En otro contexto, seis mujeres, cuatro de ellas identificadas públicamente y dos bajo condición de anonimato afirmaron haber tenido contacto directo con Groff. Las sobrevivientes sostienen que la asistente conocía sus edades, se reunió con ellas en diversas ocasiones e incluso les entregó pagos en nombre de Epstein, contradiciendo así las declaraciones que Groff ofreció ante los legisladores.
Las nuevas acusaciones llevaron a la Comisión de Supervisión de la Cámara de Representantes a revisar la transcripción del testimonio de Groff y compararla con las pruebas disponibles.
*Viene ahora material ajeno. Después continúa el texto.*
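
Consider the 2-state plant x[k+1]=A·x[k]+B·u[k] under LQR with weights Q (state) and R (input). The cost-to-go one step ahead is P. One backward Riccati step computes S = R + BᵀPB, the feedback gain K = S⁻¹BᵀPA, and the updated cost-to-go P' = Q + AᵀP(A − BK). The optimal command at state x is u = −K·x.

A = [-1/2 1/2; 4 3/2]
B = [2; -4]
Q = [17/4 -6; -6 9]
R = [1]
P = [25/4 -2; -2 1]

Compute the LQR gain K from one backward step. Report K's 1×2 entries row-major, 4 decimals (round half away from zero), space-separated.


-0.5709 -0.0236

BᵀP = [20.5000 -8.0000]
S = R + BᵀPB = [1] + [73.0000] = [74.0000]
BᵀPA = [-42.2500 -1.7500]
K = S⁻¹·BᵀPA = [-0.5709 -0.0236]
A−BK = [0.6419 0.5473; 1.7162 1.4054]
AᵀP(A−BK) = [1.4400 0.9383; 0.9383 0.7711]
P' = Q + AᵀP(A−BK) = [5.6900 -5.0617; -5.0617 9.7711]
tr(P') = 15.4611


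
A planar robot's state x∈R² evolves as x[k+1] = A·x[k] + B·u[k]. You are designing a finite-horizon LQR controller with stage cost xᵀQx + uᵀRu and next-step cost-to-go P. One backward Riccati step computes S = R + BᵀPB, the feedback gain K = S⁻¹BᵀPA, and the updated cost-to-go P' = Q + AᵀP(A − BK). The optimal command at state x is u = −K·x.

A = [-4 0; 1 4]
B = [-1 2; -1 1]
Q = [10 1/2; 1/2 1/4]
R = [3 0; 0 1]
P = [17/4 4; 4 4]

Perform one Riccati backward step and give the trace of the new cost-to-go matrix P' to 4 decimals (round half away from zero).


15.2252

BᵀP = [-8.2500 -8.0000; 12.5000 12.0000]
S = R + BᵀPB = [3 0; 0 1] + [16.2500 -24.5000; -24.5000 37.0000] = [19.2500 -24.5000; -24.5000 38.0000]
BᵀPA = [25.0000 -32.0000; -38.0000 48.0000]
K = S⁻¹·BᵀPA = [0.1448 -0.3048; -0.9067 1.0667]
A−BK = [-2.0419 -2.4381; 2.0514 2.6286]
AᵀP(A−BK) = [1.9276 0.1524; 0.1524 3.0476]
P' = Q + AᵀP(A−BK) = [11.9276 0.6524; 0.6524 3.2976]
tr(P') = 15.2252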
El comité indicó que continuará recibiendo información de cualquier persona que pueda aportar evidencia adicional.
Durante su comparecencia del nueve de junio, Groff aseguró que nunca conoció a las adolescentes y mujeres jóvenes que acudían a las propiedades de Epstein para realizar masajes y que desconocía por completo los abusos sexuales cometidos por el magnate. También afirmó haber sido engañada por la manipulación de su entonces jefe.

Por su parte, representantes demócratas del comité señalaron que, si se demuestra que Groff faltó a la verdad durante su declaración, podría enfrentar consecuencias legales, ya que mentir al Congreso constituye un delito en Estados Unidos.